In response, PMCs are looking beyond traditional concessions to reduce move-in friction, support leasing teams and create the types of experiences that drive renewals and long-term retention.

Recommended For You

Reviewing Concessions with a Broader Lens

One of the most difficult friction points with new residents, according to Settimi, remains the move-in itself. From paperwork to utility transfers, the process can be time-consuming, stressful and expensive. “Concessions are often the first option that many property management companies turn to,” says Settimi, “but they can have long-term financial risks.”

That’s why some PMCs are addressing affordability with alternative models, such as deposit alternatives or installment options.

Another expense that prospective residents face is renters insurance. Settimi notes that offering a simple way to provide comprehensive coverage during the leasing process can improve the experience and help ease costs. “Some newer options allow you to build that premium into the rent payment, so there aren’t any extra steps for the resident, and both the resident and the property are continuously protected.”

However, Settimi cautions against waiver programs that lack transparency. Renters may assume their personal belongings are covered only to find out too late that they aren’t. Situations like this can create negative experiences and lead to reputational damage.

Prioritizing Amenities That Matter
While traditional amenities like pools and gyms are still valuable to residents, they’re often expensive to upgrade. This is leading many PMCs to shift their focus to lower-cost, higher-value offerings, such as coworking spaces, pet amenities, green areas, and smart home features.

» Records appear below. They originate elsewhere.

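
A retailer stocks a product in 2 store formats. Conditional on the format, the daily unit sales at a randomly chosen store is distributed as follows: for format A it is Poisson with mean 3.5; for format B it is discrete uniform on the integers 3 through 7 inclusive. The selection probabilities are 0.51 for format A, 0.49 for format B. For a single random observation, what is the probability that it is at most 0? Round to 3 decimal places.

Conditional on each format, P(X ≤ 0): A: 0.0301974; B: 0.
By total probability, P(X ≤ 0) = 0.51·0.0301974 + 0.49·0 = 0.0154007.

0.015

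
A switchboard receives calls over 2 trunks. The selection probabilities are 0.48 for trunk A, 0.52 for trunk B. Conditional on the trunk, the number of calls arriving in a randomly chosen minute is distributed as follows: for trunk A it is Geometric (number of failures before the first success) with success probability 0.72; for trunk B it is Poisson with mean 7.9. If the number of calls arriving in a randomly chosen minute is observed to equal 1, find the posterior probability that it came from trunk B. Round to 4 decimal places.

0.0155

Likelihoods P(X=1 | ·): A: 0.2016; B: 0.00292887.
Posterior ∝ prior × likelihood. Numerator for B: 0.52·0.00292887 = 0.00152301.
Normalizing constant: 0.48·0.2016 + 0.52·0.00292887 = 0.098291.
P(B | observation) = 0.00152301 / 0.098291 = 0.015495.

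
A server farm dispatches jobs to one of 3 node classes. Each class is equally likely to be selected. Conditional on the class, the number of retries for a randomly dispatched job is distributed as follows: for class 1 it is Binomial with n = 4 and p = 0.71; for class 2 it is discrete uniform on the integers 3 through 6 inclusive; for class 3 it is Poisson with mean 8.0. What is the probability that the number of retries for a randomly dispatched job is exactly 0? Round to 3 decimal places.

0.002

Conditional on each class, P(X = 0): 1: 0.00707281; 2: 0; 3: 0.000335463.
By total probability, P(X = 0) = 0.333333·0.00707281 + 0.333333·0 + 0.333333·0.000335463 = 0.00246942.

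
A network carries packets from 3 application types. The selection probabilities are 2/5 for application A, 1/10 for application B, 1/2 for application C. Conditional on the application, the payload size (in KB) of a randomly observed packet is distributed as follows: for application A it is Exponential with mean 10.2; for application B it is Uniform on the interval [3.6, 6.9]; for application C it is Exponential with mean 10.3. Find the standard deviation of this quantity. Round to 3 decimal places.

Per component, A: μ=10.2, E[X²]=208.08; B: μ=5.25, E[X²]=28.47; C: μ=10.3, E[X²]=212.18.
E[X] = 0.4·10.2 + 0.1·5.25 + 0.5·10.3 = 9.755.
E[X²] = 0.4·208.08 + 0.1·28.47 + 0.5·212.18 = 192.169.
Var(X) = E[X²] − (E[X])² = 192.169 − 95.16 = 97.009.
SD(X) = √97.009 = 9.84931.

9.849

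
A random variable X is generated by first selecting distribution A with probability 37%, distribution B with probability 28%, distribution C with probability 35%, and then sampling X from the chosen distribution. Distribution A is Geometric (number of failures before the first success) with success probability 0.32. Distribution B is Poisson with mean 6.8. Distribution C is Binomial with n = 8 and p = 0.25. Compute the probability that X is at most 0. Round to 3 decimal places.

Conditional on each component, P(X ≤ 0): A: 0.32; B: 0.00111378; C: 0.100113.
By total probability, P(X ≤ 0) = 0.37·0.32 + 0.28·0.00111378 + 0.35·0.100113 = 0.153751.

0.154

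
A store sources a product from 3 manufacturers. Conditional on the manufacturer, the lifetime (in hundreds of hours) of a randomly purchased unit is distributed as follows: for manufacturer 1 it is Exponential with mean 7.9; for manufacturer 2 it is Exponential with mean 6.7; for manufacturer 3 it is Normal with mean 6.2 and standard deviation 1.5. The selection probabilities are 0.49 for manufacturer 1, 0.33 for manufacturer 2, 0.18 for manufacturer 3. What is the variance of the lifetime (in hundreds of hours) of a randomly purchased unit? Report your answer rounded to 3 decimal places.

Per component, 1: μ=7.9, E[X²]=124.82; 2: μ=6.7, E[X²]=89.78; 3: μ=6.2, E[X²]=40.69.
E[X] = 0.49·7.9 + 0.33·6.7 + 0.18·6.2 = 7.198.
E[X²] = 0.49·124.82 + 0.33·89.78 + 0.18·40.69 = 98.1134.
Var(X) = E[X²] − (E[X])² = 98.1134 − 51.8112 = 46.3022.

46.302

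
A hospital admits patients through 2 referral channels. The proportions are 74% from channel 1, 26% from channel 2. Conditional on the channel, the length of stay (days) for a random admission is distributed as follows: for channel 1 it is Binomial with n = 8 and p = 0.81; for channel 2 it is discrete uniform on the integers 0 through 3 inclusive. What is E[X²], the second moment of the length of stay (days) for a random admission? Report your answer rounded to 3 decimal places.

32.894

For each component E[X²] = Var + (mean)², giving 1: 43.2216; 2: 3.5.
Overall E[X²] = 0.74·43.2216 + 0.26·3.5 = 32.894.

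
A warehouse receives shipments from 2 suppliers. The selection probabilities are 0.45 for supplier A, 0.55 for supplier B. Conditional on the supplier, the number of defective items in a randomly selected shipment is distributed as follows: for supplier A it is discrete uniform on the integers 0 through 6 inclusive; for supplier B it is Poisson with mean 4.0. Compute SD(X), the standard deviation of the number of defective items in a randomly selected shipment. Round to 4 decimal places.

2.0609

Per component, A: μ=3, E[X²]=13; B: μ=4, E[X²]=20.
E[X] = 0.45·3 + 0.55·4 = 3.55.
E[X²] = 0.45·13 + 0.55·20 = 16.85.
Var(X) = E[X²] − (E[X])² = 16.85 − 12.6025 = 4.2475.
SD(X) = √4.2475 = 2.06095.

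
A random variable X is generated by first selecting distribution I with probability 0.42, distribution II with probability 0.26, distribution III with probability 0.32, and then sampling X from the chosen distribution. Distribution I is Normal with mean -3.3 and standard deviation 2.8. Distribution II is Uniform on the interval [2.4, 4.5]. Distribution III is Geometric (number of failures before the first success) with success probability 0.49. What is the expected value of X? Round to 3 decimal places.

Component means — I: -3.3; II: 3.45; III: 1.04082.
E[X] = 0.42·-3.3 + 0.26·3.45 + 0.32·1.04082 = -0.155939.

-0.156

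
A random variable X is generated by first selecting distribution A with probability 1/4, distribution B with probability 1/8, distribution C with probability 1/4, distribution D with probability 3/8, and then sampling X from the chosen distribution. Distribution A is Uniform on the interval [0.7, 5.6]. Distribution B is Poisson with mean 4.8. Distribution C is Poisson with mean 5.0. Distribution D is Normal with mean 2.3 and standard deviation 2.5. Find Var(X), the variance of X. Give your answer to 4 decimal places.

6.0383

Per component, A: μ=3.15, E[X²]=11.9233; B: μ=4.8, E[X²]=27.84; C: μ=5, E[X²]=30; D: μ=2.3, E[X²]=11.54.
E[X] = 0.25·3.15 + 0.125·4.8 + 0.25·5 + 0.375·2.3 = 3.5.
E[X²] = 0.25·11.9233 + 0.125·27.84 + 0.25·30 + 0.375·11.54 = 18.2883.
Var(X) = E[X²] − (E[X])² = 18.2883 − 12.25 = 6.03833.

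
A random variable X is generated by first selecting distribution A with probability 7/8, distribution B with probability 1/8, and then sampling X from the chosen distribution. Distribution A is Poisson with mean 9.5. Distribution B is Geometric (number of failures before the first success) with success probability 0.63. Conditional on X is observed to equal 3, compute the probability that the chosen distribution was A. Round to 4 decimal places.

0.7012

Likelihoods P(X=3 | ·): A: 0.010696; B: 0.0319114.
Posterior ∝ prior × likelihood. Numerator for A: 0.875·0.010696 = 0.00935901.
Normalizing constant: 0.875·0.010696 + 0.125·0.0319114 = 0.0133479.
P(A | observation) = 0.00935901 / 0.0133479 = 0.701158.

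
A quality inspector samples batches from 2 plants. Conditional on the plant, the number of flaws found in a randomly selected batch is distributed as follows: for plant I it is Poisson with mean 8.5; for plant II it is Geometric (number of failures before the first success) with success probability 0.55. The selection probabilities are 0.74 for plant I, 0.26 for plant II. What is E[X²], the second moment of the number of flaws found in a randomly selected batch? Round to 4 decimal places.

For each component E[X²] = Var + (mean)², giving I: 80.75; II: 2.15702.
Overall E[X²] = 0.74·80.75 + 0.26·2.15702 = 60.3158.

60.3158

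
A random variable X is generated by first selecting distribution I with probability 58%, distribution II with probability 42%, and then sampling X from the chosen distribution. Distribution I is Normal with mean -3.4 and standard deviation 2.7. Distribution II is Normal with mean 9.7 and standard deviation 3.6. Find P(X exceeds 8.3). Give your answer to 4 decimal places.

0.2736

Conditional on each component, P(X > 8.3): I: 7.34342e-06; II: 0.651321.
By total probability, P(X > 8.3) = 0.58·7.34342e-06 + 0.42·0.651321 = 0.273559.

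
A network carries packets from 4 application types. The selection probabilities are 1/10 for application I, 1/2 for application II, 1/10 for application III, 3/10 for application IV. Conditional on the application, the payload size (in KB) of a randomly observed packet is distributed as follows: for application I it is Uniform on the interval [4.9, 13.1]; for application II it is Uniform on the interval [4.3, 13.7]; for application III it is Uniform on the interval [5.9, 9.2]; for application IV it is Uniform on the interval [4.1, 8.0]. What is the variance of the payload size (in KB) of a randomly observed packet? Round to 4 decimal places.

6.4731

Per component, I: μ=9, E[X²]=86.6033; II: μ=9, E[X²]=88.3633; III: μ=7.55, E[X²]=57.91; IV: μ=6.05, E[X²]=37.87.
E[X] = 0.1·9 + 0.5·9 + 0.1·7.55 + 0.3·6.05 = 7.97.
E[X²] = 0.1·86.6033 + 0.5·88.3633 + 0.1·57.91 + 0.3·37.87 = 69.994.
Var(X) = E[X²] − (E[X])² = 69.994 − 63.5209 = 6.4731.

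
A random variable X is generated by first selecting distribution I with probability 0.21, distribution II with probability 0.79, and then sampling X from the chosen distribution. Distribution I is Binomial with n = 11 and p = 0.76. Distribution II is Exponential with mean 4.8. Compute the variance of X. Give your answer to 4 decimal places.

Per component, I: μ=8.36, E[X²]=71.896; II: μ=4.8, E[X²]=46.08.
E[X] = 0.21·8.36 + 0.79·4.8 = 5.5476.
E[X²] = 0.21·71.896 + 0.79·46.08 = 51.5014.
Var(X) = E[X²] − (E[X])² = 51.5014 − 30.7759 = 20.7255.

20.7255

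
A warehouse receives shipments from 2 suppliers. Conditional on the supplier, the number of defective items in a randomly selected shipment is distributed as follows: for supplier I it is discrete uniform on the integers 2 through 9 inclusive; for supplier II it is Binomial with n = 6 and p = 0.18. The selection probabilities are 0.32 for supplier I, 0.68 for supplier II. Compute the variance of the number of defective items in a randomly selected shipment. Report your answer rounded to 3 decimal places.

6.533

Per component, I: μ=5.5, E[X²]=35.5; II: μ=1.08, E[X²]=2.052.
E[X] = 0.32·5.5 + 0.68·1.08 = 2.4944.
E[X²] = 0.32·35.5 + 0.68·2.052 = 12.7554.
Var(X) = E[X²] − (E[X])² = 12.7554 − 6.22203 = 6.53333.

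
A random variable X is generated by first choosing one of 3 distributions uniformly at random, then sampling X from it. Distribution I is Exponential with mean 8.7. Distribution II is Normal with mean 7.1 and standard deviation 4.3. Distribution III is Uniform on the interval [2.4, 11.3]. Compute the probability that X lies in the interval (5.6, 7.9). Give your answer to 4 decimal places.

0.1969

Conditional on each component, P(5.6 < X < 7.9): I: 0.122045; II: 0.21019; III: 0.258427.
By total probability, P(5.6 < X < 7.9) = 0.333333·0.122045 + 0.333333·0.21019 + 0.333333·0.258427 = 0.196887.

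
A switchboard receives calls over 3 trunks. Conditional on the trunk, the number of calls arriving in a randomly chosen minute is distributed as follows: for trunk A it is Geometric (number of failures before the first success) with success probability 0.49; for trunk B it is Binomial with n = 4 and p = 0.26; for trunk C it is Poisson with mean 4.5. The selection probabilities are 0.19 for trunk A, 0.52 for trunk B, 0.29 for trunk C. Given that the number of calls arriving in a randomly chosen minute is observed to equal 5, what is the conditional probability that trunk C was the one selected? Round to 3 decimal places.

Likelihoods P(X=5 | ·): A: 0.0169062; B: 0; C: 0.170827.
Posterior ∝ prior × likelihood. Numerator for C: 0.29·0.170827 = 0.0495398.
Normalizing constant: 0.19·0.0169062 + 0.52·0 + 0.29·0.170827 = 0.052752.
P(C | observation) = 0.0495398 / 0.052752 = 0.939108.

0.939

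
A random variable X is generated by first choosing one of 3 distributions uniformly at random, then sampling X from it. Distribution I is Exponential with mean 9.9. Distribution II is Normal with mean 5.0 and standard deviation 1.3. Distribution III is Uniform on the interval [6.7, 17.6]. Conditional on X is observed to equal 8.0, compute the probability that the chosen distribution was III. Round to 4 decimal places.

0.5800

Likelihoods f(8.0 | ·): I: 0.0450215; II: 0.0214073; III: 0.0917431.
Posterior ∝ prior × likelihood. Numerator for III: 0.333333·0.0917431 = 0.030581.
Normalizing constant: 0.333333·0.0450215 + 0.333333·0.0214073 + 0.333333·0.0917431 = 0.052724.
P(III | observation) = 0.030581 / 0.052724 = 0.580022.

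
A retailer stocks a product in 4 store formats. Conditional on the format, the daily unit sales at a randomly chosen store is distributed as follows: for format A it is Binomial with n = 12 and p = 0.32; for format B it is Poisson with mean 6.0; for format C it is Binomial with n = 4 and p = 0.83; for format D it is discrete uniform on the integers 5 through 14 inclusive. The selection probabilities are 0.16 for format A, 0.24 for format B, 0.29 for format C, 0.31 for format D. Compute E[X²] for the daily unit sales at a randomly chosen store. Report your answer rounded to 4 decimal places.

For each component E[X²] = Var + (mean)², giving A: 17.3568; B: 42; C: 11.5868; D: 98.5.
Overall E[X²] = 0.16·17.3568 + 0.24·42 + 0.29·11.5868 + 0.31·98.5 = 46.7523.

46.7523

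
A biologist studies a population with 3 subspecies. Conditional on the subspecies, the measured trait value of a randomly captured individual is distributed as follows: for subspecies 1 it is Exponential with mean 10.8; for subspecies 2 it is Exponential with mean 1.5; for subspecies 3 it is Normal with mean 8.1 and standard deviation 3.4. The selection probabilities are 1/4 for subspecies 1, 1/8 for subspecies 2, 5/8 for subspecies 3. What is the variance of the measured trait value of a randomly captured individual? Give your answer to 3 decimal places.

43.911

Per component, 1: μ=10.8, E[X²]=233.28; 2: μ=1.5, E[X²]=4.5; 3: μ=8.1, E[X²]=77.17.
E[X] = 0.25·10.8 + 0.125·1.5 + 0.625·8.1 = 7.95.
E[X²] = 0.25·233.28 + 0.125·4.5 + 0.625·77.17 = 107.114.
Var(X) = E[X²] − (E[X])² = 107.114 − 63.2025 = 43.9113.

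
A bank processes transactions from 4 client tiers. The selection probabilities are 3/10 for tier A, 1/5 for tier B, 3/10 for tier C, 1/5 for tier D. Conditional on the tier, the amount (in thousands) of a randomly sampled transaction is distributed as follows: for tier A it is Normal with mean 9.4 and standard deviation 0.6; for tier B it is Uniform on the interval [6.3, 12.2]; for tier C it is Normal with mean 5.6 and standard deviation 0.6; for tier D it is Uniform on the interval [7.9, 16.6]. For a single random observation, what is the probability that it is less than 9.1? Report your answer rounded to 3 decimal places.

Conditional on each tier, P(X < 9.1): A: 0.308538; B: 0.474576; C: 1; D: 0.137931.
By total probability, P(X < 9.1) = 0.3·0.308538 + 0.2·0.474576 + 0.3·1 + 0.2·0.137931 = 0.515063.

0.515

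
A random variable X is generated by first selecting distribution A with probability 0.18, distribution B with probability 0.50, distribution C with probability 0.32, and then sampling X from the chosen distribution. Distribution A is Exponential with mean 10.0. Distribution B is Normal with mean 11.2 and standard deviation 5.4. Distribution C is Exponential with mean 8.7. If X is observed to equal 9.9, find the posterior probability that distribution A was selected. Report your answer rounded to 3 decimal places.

Likelihoods f(9.9 | ·): A: 0.0371577; B: 0.0717681; C: 0.0368369.
Posterior ∝ prior × likelihood. Numerator for A: 0.18·0.0371577 = 0.00668838.
Normalizing constant: 0.18·0.0371577 + 0.5·0.0717681 + 0.32·0.0368369 = 0.0543602.
P(A | observation) = 0.00668838 / 0.0543602 = 0.123038.

0.123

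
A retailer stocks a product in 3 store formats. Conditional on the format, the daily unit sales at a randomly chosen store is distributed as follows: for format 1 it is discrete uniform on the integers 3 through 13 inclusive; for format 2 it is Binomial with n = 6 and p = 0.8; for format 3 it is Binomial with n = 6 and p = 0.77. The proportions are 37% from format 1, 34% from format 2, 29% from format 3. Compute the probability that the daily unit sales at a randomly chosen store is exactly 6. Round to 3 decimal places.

0.183

Conditional on each format, P(X = 6): 1: 0.0909091; 2: 0.262144; 3: 0.208422.
By total probability, P(X = 6) = 0.37·0.0909091 + 0.34·0.262144 + 0.29·0.208422 = 0.183208.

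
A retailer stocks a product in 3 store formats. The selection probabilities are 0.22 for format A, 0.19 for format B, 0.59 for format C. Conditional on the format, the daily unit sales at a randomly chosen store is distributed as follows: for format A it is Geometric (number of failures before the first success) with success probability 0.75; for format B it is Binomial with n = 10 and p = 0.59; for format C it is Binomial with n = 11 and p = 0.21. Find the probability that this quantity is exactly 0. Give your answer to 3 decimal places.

0.209

Conditional on each format, P(X = 0): A: 0.75; B: 0.000134227; C: 0.0747994.
By total probability, P(X = 0) = 0.22·0.75 + 0.19·0.000134227 + 0.59·0.0747994 = 0.209157.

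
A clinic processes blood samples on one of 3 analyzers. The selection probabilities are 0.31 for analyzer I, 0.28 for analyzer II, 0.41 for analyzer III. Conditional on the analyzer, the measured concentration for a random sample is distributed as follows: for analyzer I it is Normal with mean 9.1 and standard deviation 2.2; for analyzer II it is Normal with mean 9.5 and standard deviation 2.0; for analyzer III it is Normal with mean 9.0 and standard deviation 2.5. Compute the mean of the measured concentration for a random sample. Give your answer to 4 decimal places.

9.1710

Component means — I: 9.1; II: 9.5; III: 9.
E[X] = 0.31·9.1 + 0.28·9.5 + 0.41·9 = 9.171.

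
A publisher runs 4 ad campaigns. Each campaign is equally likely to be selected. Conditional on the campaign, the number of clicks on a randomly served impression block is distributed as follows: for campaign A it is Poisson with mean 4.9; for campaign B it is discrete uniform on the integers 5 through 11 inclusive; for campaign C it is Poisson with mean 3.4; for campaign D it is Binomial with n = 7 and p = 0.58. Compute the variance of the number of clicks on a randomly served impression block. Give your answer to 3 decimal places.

6.607

Per component, A: μ=4.9, E[X²]=28.91; B: μ=8, E[X²]=68; C: μ=3.4, E[X²]=14.96; D: μ=4.06, E[X²]=18.1888.
E[X] = 0.25·4.9 + 0.25·8 + 0.25·3.4 + 0.25·4.06 = 5.09.
E[X²] = 0.25·28.91 + 0.25·68 + 0.25·14.96 + 0.25·18.1888 = 32.5147.
Var(X) = E[X²] − (E[X])² = 32.5147 − 25.9081 = 6.6066.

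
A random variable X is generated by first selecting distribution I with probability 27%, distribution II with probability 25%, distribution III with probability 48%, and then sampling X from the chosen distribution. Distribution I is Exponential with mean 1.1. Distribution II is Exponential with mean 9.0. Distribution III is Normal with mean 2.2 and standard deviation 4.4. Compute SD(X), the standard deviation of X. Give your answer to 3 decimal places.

6.308

Per component, I: μ=1.1, E[X²]=2.42; II: μ=9, E[X²]=162; III: μ=2.2, E[X²]=24.2.
E[X] = 0.27·1.1 + 0.25·9 + 0.48·2.2 = 3.603.
E[X²] = 0.27·2.42 + 0.25·162 + 0.48·24.2 = 52.7694.
Var(X) = E[X²] − (E[X])² = 52.7694 − 12.9816 = 39.7878.
SD(X) = √39.7878 = 6.30776.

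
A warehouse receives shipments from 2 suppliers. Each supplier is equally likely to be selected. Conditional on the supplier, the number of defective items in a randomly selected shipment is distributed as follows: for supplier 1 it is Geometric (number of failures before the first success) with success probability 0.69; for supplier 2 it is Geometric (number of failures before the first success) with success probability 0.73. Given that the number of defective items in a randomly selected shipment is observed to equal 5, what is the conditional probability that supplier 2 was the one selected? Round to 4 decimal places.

Likelihoods P(X=5 | ·): 1: 0.00197541; 2: 0.00104747.
Posterior ∝ prior × likelihood. Numerator for 2: 0.5·0.00104747 = 0.000523735.
Normalizing constant: 0.5·0.00197541 + 0.5·0.00104747 = 0.00151144.
P(2 | observation) = 0.000523735 / 0.00151144 = 0.346514.

0.3465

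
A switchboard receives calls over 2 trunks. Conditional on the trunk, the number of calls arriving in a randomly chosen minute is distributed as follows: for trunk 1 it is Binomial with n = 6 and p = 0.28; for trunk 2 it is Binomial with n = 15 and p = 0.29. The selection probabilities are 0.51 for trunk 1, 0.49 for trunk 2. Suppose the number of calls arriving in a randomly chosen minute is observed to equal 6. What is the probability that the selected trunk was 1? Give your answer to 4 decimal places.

Likelihoods P(X=6 | ·): 1: 0.00048189; 2: 0.136495.
Posterior ∝ prior × likelihood. Numerator for 1: 0.51·0.00048189 = 0.000245764.
Normalizing constant: 0.51·0.00048189 + 0.49·0.136495 = 0.0671284.
P(1 | observation) = 0.000245764 / 0.0671284 = 0.0036611.

0.0037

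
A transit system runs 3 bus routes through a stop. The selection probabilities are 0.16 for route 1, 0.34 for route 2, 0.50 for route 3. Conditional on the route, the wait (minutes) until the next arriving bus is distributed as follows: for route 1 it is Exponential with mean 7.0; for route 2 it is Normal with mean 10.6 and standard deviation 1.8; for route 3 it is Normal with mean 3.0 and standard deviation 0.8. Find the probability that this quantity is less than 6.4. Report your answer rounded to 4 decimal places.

0.5992

Conditional on each route, P(X < 6.4): 1: 0.599197; 2: 0.00981533; 3: 0.999989.
By total probability, P(X < 6.4) = 0.16·0.599197 + 0.34·0.00981533 + 0.5·0.999989 = 0.599203.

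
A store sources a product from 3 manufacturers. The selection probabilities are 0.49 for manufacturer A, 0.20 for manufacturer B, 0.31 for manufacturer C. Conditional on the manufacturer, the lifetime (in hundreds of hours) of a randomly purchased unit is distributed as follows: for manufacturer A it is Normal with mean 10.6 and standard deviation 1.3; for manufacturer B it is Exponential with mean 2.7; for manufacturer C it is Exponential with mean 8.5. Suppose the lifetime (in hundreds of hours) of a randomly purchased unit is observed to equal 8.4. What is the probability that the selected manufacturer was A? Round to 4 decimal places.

Likelihoods f(8.4 | ·): A: 0.0732955; B: 0.0165005; C: 0.0437921.
Posterior ∝ prior × likelihood. Numerator for A: 0.49·0.0732955 = 0.0359148.
Normalizing constant: 0.49·0.0732955 + 0.2·0.0165005 + 0.31·0.0437921 = 0.0527905.
P(A | observation) = 0.0359148 / 0.0527905 = 0.680328.

0.6803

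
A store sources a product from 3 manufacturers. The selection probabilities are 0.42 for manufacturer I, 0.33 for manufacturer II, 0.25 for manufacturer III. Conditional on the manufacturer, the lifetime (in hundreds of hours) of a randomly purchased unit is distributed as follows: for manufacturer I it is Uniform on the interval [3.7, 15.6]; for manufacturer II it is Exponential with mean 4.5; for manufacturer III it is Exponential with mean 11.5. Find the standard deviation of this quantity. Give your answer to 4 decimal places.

7.2649

Per component, I: μ=9.65, E[X²]=104.923; II: μ=4.5, E[X²]=40.5; III: μ=11.5, E[X²]=264.5.
E[X] = 0.42·9.65 + 0.33·4.5 + 0.25·11.5 = 8.413.
E[X²] = 0.42·104.923 + 0.33·40.5 + 0.25·264.5 = 123.558.
Var(X) = E[X²] − (E[X])² = 123.558 − 70.7786 = 52.7792.
SD(X) = √52.7792 = 7.26493.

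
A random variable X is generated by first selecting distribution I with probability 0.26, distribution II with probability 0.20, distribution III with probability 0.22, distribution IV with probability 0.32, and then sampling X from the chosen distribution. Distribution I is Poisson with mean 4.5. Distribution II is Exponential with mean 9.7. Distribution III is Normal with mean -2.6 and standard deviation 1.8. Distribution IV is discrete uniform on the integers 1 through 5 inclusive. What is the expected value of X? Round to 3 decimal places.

3.498

Component means — I: 4.5; II: 9.7; III: -2.6; IV: 3.
E[X] = 0.26·4.5 + 0.2·9.7 + 0.22·-2.6 + 0.32·3 = 3.498.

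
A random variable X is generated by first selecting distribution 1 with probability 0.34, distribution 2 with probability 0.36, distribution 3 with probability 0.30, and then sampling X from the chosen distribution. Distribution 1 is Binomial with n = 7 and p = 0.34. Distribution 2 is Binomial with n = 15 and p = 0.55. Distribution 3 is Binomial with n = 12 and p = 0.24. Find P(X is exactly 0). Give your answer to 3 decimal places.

Conditional on each component, P(X = 0): 1: 0.0545516; 2: 6.2833e-06; 3: 0.0371333.
By total probability, P(X = 0) = 0.34·0.0545516 + 0.36·6.2833e-06 + 0.3·0.0371333 = 0.0296898.

0.030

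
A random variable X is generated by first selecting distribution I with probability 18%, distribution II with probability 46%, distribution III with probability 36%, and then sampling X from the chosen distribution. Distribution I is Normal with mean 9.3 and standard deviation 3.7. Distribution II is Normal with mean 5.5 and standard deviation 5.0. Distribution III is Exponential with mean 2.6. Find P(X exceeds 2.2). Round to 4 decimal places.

Conditional on each component, P(X > 2.2): I: 0.972503; II: 0.745373; III: 0.429062.
By total probability, P(X > 2.2) = 0.18·0.972503 + 0.46·0.745373 + 0.36·0.429062 = 0.672384.

0.6724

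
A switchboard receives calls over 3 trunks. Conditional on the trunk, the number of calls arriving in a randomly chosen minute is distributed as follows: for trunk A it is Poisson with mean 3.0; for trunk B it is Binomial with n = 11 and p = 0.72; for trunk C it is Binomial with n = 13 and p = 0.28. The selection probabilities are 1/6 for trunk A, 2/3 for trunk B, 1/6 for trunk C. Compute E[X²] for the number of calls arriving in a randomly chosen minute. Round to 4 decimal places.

47.9411

For each component E[X²] = Var + (mean)², giving A: 12; B: 64.944; C: 15.8704.
Overall E[X²] = 0.166667·12 + 0.666667·64.944 + 0.166667·15.8704 = 47.9411.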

Technology, in particular, is becoming a key differentiator. According to Assurant research, 56% of renters say smart home features are among the most important factors when choosing a rental. Nearly 20% also say they need technical assistance on a regular basis.

This demand is pushing maintenance requests to a level that many PMCs find hard to manage. Assurant recently responded by launching Assurant TechPro, a cross-platform support service that provides residents with unlimited live technical assistance for everything from Wi-Fi connection issues to setting up smart home devices.

“Based on our research, a super high 86% of renters indicated that adding tech support would significantly increase their positive perception of the PMC,” Settimi notes.

Shifting to a Service-First Approach

As PMCs move forward in an oversupplied market, shifting from an operational mindset to a service-first approach will become even more important. When leasing offices can ease move-in burdens and reduce back-office responsibilities, they can focus more energy on serving residents and creating experiences that are worthy of renewal.

“What we’re really aiming for is that when residents reach the end of their lease, they feel at home and cared for and aren’t even considering going anywhere else,” says Settimi.